House defined four different leadership styles and noted that good leaders switch fluidly between them as the situation demands. He believed that leadership styles do not define types of leaders as much as they do types of behaviors. House’s leadership styles include:

  1. The directive, path-goal clarifying leader: The leader clearly defines what is expected of followers and tells them how to perform their tasks. The theory argues that this behavior has the most positive effect when the subordinates’ role and task demands are ambiguous and intrinsically satisfying.
  2. Achievement-oriented leader: The leader sets challenging goals for followers, expects them to perform at their highest level, and shows confidence in their ability to meet these expectations. Occupations in which the achievement motive was most predominant were technical jobs, salespersons, scientists, engineers, and entrepreneurs.
  3. Participative leader: The leader seeks to collaborate with followers and involve them in decision-making. This behavior is dominant when subordinates are highly personally involved in their work.
  4. Supportive leader: The central role of the leader is to be responsive to followers’ emotional and psychological needs. This behavior is especially needed when tasks or relationships are psychologically or physically distressing.

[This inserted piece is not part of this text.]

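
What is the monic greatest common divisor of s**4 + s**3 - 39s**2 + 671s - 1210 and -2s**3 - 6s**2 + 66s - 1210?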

The Path-Goal model emphasizes the importance of the leader’s ability to interpret followers’ needs accurately and respond flexibly to a situation’s requirements.

Outstanding Leadership Theory (OLT)

In 1994, House published Organizational Behavior: The State of the Science with Philip Podsakoff. House and Podsakoff attempted to summarize the behaviors and approaches of “outstanding leaders” obtained from more modern theories and research findings. Using the Path-Goal model as a framework, their Outstanding Leadership Theory (OLT) expanded the list of leadership behaviors required to channel follower’s motivations and goals more effectively toward the leader’s vision:

  • Vision: Leaders can communicate a vision that meshes with the values of their followers.
  • Passion and self-sacrifice: Leaders believe fully in their vision and are willing to sacrifice to achieve it.
  • Confidence, determination, and persistence: Leaders are confident their vision is correct and take necessary action to reach it.
  • Image-building: Leaders are cognizant of how their followers perceive them. They strive to ensure followers view them in a positive light.
  • Role-modeling: Leaders seek to model qualities such as credibility and trustworthiness that their followers would seek to emulate.
  • External representation: Leaders are spokespersons for their organizations (for example, Steve Jobs).
  • Expectations of and confidence in followers: Leaders trust their followers can succeed and expect them to do so.
  • Selective motive-arousal: Leaders can hone in on specific motives in followers and use them to push their followers to reach a goal.
  • Frame alignment: Leaders align specific interests, values, actions, etc., between leadership and followers to inspire positive action.
  • Inspirational communication: Leaders can inspire followers to act using verbal and non-verbal communication.